15. A plumbing fixture installation and valve control system as in any one of claims 1-3 further comprising an electronic controller operably connected between at least one valve interface module and at least one respective valve for receiving a flush signal from each valve interface module and for allowing or denying each flush signal to be sent to each respective valve based on a predetermined algorithm.

16. A plumbing fixture installation and valve control system as recited in claim 2 wherein the valve interface module processor is further in the active mode for interpreting a high frequency valve control signal from the user interface module and controlling fluid flow through the valve in response to the high frequency valve control signal;

the user interface module includes: a user interface module processor operatively connected to the user interface module high frequency transmitter for controlling the user interface module high frequency transmitter to transmit a high frequency primary signal in the learn mode and a high frequency valve control signal in the active mode; an activation system operatively connected to the user interface module processor, the activation system responsive to user input to cause the user interface module high frequency transmitter to transmit the high frequency valve control signal in the active mode.

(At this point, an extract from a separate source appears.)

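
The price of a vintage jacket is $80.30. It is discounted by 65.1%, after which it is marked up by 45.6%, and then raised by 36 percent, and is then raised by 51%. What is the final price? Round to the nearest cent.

$83.80

Each change multiplies by a factor: 0.349 × 1.456 × 1.36 × 1.51 = 1.0435245184.
$80.30 × 1.0435245184 = $83.79501882752 ≈ $83.80.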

17. A plumbing fixture mounting and valve control system as recited in claim 16 wherein the user interface module further includes an audio or video output system operatively connected to the user interface module processor for providing an audio or video output to a user during the learn mode to signal a linking digital identity.

18. A plumbing fixture mounting and valve control system as in any one of claims 16 to 17 wherein the user interface module includes an audio or video output system operatively connected to the user interface module processor for providing an audio or video output to a user during the active mode to signal operation.

19. A method of linking a user interface module with a valve interface module and providing operational control of a plumbing fixture in a plumbing fixture, the user interface module having a user interface module high frequency transmitter and a user interface module low frequency receiver, and the valve interface module having a valve interface module high frequency receiver and a valve interface module low frequency transmitter, the method comprising the steps of:

in the learning mode:

transmitting a high frequency main signal from the user interface module to the valve interface module;

activating the valve interface module in response to the high frequency main signal;

transmitting a unique digital identity from the valve interface module to the user interface module at a low frequency and recording the unique digital identity in the user interface module; and

in the active mode:

transmitting a high frequency valve control signal encoded with the unique digital identity from the user interface module to the valve interface module; and

activating a valve control process in the valve interface module in response to the valve control signal.

20. The method of claim 19, wherein at least two valve interface modules are linked to a single user interface module.